Linear Algebra – Are Determinants Forms?

determinantlinear algebra

I am reading "Linear Algebra" by Hoffman and Kunze.

A determinant is defined as multi-linear alternating function which maps sq. matrices on a ring $K^{n\times n}$ to the ring $K$ itself.
[ch 5, pg 144]

It is unambiguous that determinants are functions after all.

There is another notion of a (linear) function space defined as (a linear subspace of) a set of all maps among a set of linear spaces. [ch 3, pg 75]

Is it fair to speak of this (linear) function space as a linear space in itself?

Further, we are met with this notion of linear functionals (forms), that are maps from a linear space to the field over the space. [ch 3, pg 97]

I am thinking if determinants could be thought of as linear forms? I understand the definition holds for fields and not rings.
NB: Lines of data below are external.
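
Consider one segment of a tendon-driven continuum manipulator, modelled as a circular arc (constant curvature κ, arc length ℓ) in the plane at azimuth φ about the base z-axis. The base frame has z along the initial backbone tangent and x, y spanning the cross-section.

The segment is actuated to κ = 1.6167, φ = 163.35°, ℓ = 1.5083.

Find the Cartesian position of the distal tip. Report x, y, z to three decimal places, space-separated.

θ = κ·ℓ = 1.6167 × 1.5083 = 2.43847 rad
ρ = (1 − cos θ)/κ = (1 − -0.76283)/1.6167 = 1.09039
z = sin θ / κ = 0.64660/1.6167 = 0.39995
x = ρ cos φ = 1.09039 × cos(163.35°) = -1.04467
y = ρ sin φ = 1.09039 × sin(163.35°) = 0.31242

-1.045 0.312 0.400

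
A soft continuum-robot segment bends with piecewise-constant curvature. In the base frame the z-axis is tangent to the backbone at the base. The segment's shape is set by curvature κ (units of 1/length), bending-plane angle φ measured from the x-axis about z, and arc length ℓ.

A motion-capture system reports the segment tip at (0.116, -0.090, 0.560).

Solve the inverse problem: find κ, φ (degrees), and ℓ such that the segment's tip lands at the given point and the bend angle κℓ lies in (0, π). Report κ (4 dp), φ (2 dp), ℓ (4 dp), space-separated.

0.8761 322.19 0.5853

ρ = √(x²+y²) = √(0.116² + -0.090²) = 0.14682
φ = atan2(y, x) mod 360° = atan2(-0.090, 0.116) = 322.1935°
|p|² = ρ² + z² = 0.14682² + 0.560² = 0.33516
κ = 2ρ / |p|² = 2×0.14682 / 0.33516 = 0.87613
θ = 2·atan2(ρ, z) = 2·atan2(0.14682, 0.560) = 0.51281 rad
ℓ = θ/κ = 0.51281/0.87613 = 0.58532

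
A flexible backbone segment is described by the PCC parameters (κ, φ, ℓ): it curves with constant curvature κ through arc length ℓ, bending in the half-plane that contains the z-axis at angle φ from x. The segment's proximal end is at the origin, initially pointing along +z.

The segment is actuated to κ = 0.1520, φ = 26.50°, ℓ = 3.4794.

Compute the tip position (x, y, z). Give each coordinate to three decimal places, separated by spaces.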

But, conventionally, determinants are over real and complex field.
If so, would it unlock other concepts of forms for our determinants?

  • Determinants being the dual space of the linear function space among vector spaces.
  • Determinants of maps collapsing to nullspace possessing properties of annihilators?

Best Answer

"The" determinant (denoted $\det$) is a function from $K^{n\times n}$ to $K$, where $K$ is a commutative ring (often $\mathbb R$ or $\mathbb C$, but there are many other choices) and where $n$ is a nonnegative integer. So its input is an $n \times n$-matrix with entries in $K$, and its output is an element of $K$. There is one such function for each choice of $K$ and $n$.

The determinant of a matrix $A$ (denoted $\det A$) is the value of this function at $A$.

Functions from a given set to a vector space do themselves form a vector space (with pointwise addition and scaling). So, yes, you can view the function $\det : K^{n \times n} \to K$ as a vector in the vector space of functions from $K^{n \times n}$ to $K$. This viewpoint is occasionally useful but not, by itself, insightful. In particular, there are lots of functions from $K^{n \times n}$ to $K$. If $\det$ was a linear function, then we could get some more out of this, but alas it is not (unless $n = 1$). Thus, in particular, nullspaces and dual spaces are not relevant here.

What is true is that $\det$ is a multilinear function, at least if we rewrite its input (originally a matrix) as an $n$-tuple of column vectors (or row vectors). This viewpoint is quite fruitful and can be used to give slick proofs for the basic properties of determinants. See, for example, Section 9C of Sheldon Axler, Linear Algebra Done Right, 4th edition 2024 (I think this is not in the earlier editions).